A mon avis, et ce n’est pas ce qu’il y a de plus objectif, la danse orientale est la plus sensuelle et la plus envoûtante de toutes. C’est celle qui met la féminité le plus en valeur ! Bien sûr il y a, par exemple, le tango ou la salsa aussi où la féminité triomphe, mais dans les deux cas, la présence d’une tâche beaucoup plus rigide et moins féminine (l’homme qui dirige la danse) vient légèrement perturber le spectacle. En danse orientale, personne ne dirige la femme, elle est libre de créer, d’imaginer, de visualiser, de séduire, d’allécher…
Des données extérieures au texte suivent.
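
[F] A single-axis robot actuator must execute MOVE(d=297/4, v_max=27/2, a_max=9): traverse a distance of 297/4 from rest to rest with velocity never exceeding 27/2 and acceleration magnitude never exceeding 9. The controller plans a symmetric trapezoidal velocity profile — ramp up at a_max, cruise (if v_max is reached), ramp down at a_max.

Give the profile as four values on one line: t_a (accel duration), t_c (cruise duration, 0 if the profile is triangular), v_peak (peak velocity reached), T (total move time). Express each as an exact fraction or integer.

t_a=3/2 t_c=4 v_peak=27/2 T=7

(v_max)²/a_max = (27/2)²/9 = 81/4
297/4 ≥ 81/4 → trapezoidal
t_a = (27/2)/9 = 3/2; v_peak = 27/2
d_cruise = 297/4 − 81/4 = 54; t_c = 54/(27/2) = 4
T = 2·3/2 + 4 = 7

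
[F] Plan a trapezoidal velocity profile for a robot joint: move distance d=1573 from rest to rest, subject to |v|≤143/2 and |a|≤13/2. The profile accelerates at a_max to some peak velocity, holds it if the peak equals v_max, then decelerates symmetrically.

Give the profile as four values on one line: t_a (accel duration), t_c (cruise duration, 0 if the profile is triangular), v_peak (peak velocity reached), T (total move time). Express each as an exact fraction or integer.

t_a=11 t_c=11 v_peak=143/2 T=33

v_max²/a_max = (143/2)²/(13/2) = 1573/2
1573 ≥ 1573/2 ⇒ cruise phase
t_a = (143/2)/(13/2) = 11; v_peak = 143/2
d_cruise = 1573 − 1573/2 = 1573/2; t_c = (1573/2)/(143/2) = 11
T = 2·11 + 11 = 33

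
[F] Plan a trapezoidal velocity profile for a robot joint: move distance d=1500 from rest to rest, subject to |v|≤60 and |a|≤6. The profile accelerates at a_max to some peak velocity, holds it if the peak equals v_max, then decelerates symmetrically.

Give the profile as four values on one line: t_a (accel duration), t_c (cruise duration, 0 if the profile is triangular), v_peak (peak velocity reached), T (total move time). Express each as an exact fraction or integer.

(v_max)²/a_max = 60²/6 = 600
1500 ≥ 600 so v_max reached
t_a = 60/6 = 10; v_peak = 60
d_cruise = 1500 − 600 = 900; t_c = 900/60 = 15
T = 2·10 + 15 = 35

t_a=10 t_c=15 v_peak=60 T=35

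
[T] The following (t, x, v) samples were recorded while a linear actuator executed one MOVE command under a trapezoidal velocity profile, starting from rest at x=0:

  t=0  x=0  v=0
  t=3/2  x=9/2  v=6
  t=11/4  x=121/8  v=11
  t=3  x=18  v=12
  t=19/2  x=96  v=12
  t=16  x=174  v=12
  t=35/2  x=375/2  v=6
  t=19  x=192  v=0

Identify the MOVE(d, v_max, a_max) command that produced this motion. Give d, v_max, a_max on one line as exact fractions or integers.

d=192 v_max=12 a_max=4

final state: t=19, x=192, v=0 → d = 192
a_max = (6−0)/(3/2−0) = 4
max v = 12 over t∈[3,16] → v_max = 12
check: 12·(3+13) = 192 ✓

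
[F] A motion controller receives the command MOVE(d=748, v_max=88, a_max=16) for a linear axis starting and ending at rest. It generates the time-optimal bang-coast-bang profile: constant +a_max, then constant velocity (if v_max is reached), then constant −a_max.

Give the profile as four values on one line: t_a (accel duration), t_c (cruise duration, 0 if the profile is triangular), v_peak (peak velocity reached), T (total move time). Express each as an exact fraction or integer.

t_a=11/2 t_c=3 v_peak=88 T=14

vₘ²/aₘ = 88²/16 = 484
748 ≥ 484 → trapezoidal
t_a = 88/16 = 11/2; v_peak = 88
d_cruise = 748 − 484 = 264; t_c = 264/88 = 3
T = 2·11/2 + 3 = 14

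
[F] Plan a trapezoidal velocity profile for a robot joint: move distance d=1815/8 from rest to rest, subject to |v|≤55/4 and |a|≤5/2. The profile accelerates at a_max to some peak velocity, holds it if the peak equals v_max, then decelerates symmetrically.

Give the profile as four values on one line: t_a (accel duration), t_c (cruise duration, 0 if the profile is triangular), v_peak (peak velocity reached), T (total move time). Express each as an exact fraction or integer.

t_a=11/2 t_c=11 v_peak=55/4 T=22

(v_max)²/a_max = (55/4)²/(5/2) = 605/8
1815/8 ≥ 605/8 ⇒ cruise phase
t_a = (55/4)/(5/2) = 11/2; v_peak = 55/4
d_cruise = 1815/8 − 605/8 = 605/4; t_c = (605/4)/(55/4) = 11
T = 2·11/2 + 11 = 22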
En analysant une danse, on peut y voir beaucoup plus de suggestions et de mystères qu’on ne pense. Inconsciemment peut-être, l’intensité des sentiments et la volupté que la danse orientale procure, enveloppent l’homme et le fait s’oublier un instant pour ne vivre que l’instant présent. «Il n’est que la volupté qui retienne tout l’homme dans le présent», a dit Bernard Grasset.
Alors rendez-vous compte ! C’est finalement une des femmes les plus brimées de la terre qui aura inventé la danse la plus suggestive, la plus osée. N’est-ce pas intrigant ? Elle a intelligemment, à travers les âges, trouvé le moyen de passer outre toutes les limites excessives qui lui étaient imposées par l’homme oriental, pour pousser la volupté à son paroxysme. Et c’est aussi cela le pouvoir de l’art ; passer outre les us les plus rigides et contribuer à libérer les mœurs. Atteindre la jouissance interdite par le biais de l’art. L’art,  cet éternel bienfaiteur de l’humanité.